The EyeCare Corner
Est: 1974

Astigmatism

What is astigmatism?

Astigmatism is a common vision problem that causes distortion and blurriness when viewing objects at near or far distances. People with long-sightedness or short-sightedness often also have astigmatism, or astigmatism can occur by itself.

What does it look like?

Astigmatism tends to cause blurring in one direction only - as if you have jolted your hands slightly while taking a photograph, but your vision is constantly like this. As most people with astigmatism are used to a little blur, they may not even know they have it.

What causes astigmatism?

Astigmatism is usually caused by the genes you inherited from your parents. Just as genes determine the shape of your nose, they also determine the shape of your cornea at the front of your eye and the lens inside your eyes. If the curve of the cornea or lens is not perfectly round but is shaped more like a football, astigmatism will result.

Is it serious?

Astigmatism is not an eye disease and can usually be treated easily with spectacles or contact lenses. It is rarely serious but can cause eyestrain and reduce productivity. Occasionally, astigmatism can be related to eye conditions such as cataracts and keratoconus.

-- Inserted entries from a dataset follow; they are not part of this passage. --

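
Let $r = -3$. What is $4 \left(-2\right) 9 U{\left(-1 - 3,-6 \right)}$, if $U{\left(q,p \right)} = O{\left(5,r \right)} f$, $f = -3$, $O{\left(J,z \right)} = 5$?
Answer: $1080$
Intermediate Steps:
$U{\left(q,p \right)} = -15$ ($U{\left(q,p \right)} = 5 \left(-3\right) = -15$)
$4 \left(-2\right) 9 U{\left(-1 - 3,-6 \right)} = 4 \left(-2\right) 9 \left(-15\right) = \left(-8\right) 9 \left(-15\right) = \left(-72\right) \left(-15\right) = 1080$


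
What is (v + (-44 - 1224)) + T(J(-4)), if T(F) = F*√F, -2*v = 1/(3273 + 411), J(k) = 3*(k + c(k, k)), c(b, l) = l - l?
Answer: -9342625/7368 - 24*I*√3 ≈ -1268.0 - 41.569*I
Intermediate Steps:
c(b, l) = 0
J(k) = 3*k (J(k) = 3*(k + 0) = 3*k)
v = -1/7368 (v = -1/(2*(3273 + 411)) = -½/3684 = -½*1/3684 = -1/7368 ≈ -0.00013572)
T(F) = F^(3/2)
(v + (-44 - 1224)) + T(J(-4)) = (-1/7368 + (-44 - 1224)) + (3*(-4))^(3/2) = (-1/7368 - 1268) + (-12)^(3/2) = -9342625/7368 - 24*I*√3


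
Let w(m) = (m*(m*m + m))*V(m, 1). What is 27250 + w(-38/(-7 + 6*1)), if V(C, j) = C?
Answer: 2167258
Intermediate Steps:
w(m) = m**2*(m + m**2) (w(m) = (m*(m*m + m))*m = (m*(m**2 + m))*m = (m*(m + m**2))*m = m**2*(m + m**2))
27250 + w(-38/(-7 + 6*1)) = 27250 + (-38/(-7 + 6*1))**3*(1 - 38/(-7 + 6*1)) = 27250 + (-38/(-7 + 6))**3*(1 - 38/(-7 + 6)) = 27250 + (-38/(-1))**3*(1 - 38/(-1)) = 27250 + (-38*(-1))**3*(1 - 38*(-1)) = 27250 + 38**3*(1 + 38) = 27250 + 54872*39 = 27250 + 2140008 = 2167258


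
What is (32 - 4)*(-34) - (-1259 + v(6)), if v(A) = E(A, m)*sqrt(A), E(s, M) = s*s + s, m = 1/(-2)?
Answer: 307 - 42*sqrt(6) ≈ 204.12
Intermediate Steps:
m = -1/2 ≈ -0.50000
E(s, M) = s + s**2 (E(s, M) = s**2 + s = s + s**2)
v(A) = A**(3/2)*(1 + A) (v(A) = (A*(1 + A))*sqrt(A) = A**(3/2)*(1 + A))
(32 - 4)*(-34) - (-1259 + v(6)) = (32 - 4)*(-34) - (-1259 + 6**(3/2)*(1 + 6)) = 28*(-34) - (-1259 + (6*sqrt(6))*7) = -952 - (-1259 + 42*sqrt(6)) = -952 + (1259 - 42*sqrt(6)) = 307 - 42*sqrt(6)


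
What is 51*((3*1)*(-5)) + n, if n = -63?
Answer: -828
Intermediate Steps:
51*((3*1)*(-5)) + n = 51*((3*1)*(-5)) - 63 = 51*(3*(-5)) - 63 = 51*(-15) - 63 = -765 - 63 = -828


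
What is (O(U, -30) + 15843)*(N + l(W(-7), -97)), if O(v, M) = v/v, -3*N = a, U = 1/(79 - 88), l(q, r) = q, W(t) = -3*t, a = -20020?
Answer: 318195052/3 ≈ 1.0607e+8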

What problems does astigmatism cause?

People with moderate to severe astigmatism usually notice their blurred vision. Slight degrees of astigmatism may cause headaches, fatigue, eye strain (especially at the computer) and reduced concentration. Astigmatism is often more noticeable at night as its effect is increased with larger pupils in dimmer light. People with astigmatism commonly notice flare or a doubling effect from streetlamps and headlights.

Testing for astigmatism

Only a thorough eye examination can confirm the presence of astigmatism. Once diagnosed, it usually remains stable or increases slightly with age.

You should consider being checked for astigmatism is any of the following apply to you:

  • A close relative has astigmatism.
  • Your vision is sometimes blurry, especially at night.
  • You spend a lot of time working with a computer monitor.
  • You experience eye strain or headaches at work.
  • Your vision is not perfectly clear or comfortable with magnifying glasses.
  • Children with reading difficulties should also be checked for astigmatism.

Treating astigmatism

Even if you have astigmatism, you may not need treatment, depending on your symptoms, or you may need to wear spectacles or contact lenses only for particular tasks, like driving at night or working on the computer. Your optometrist can advise you on your best options.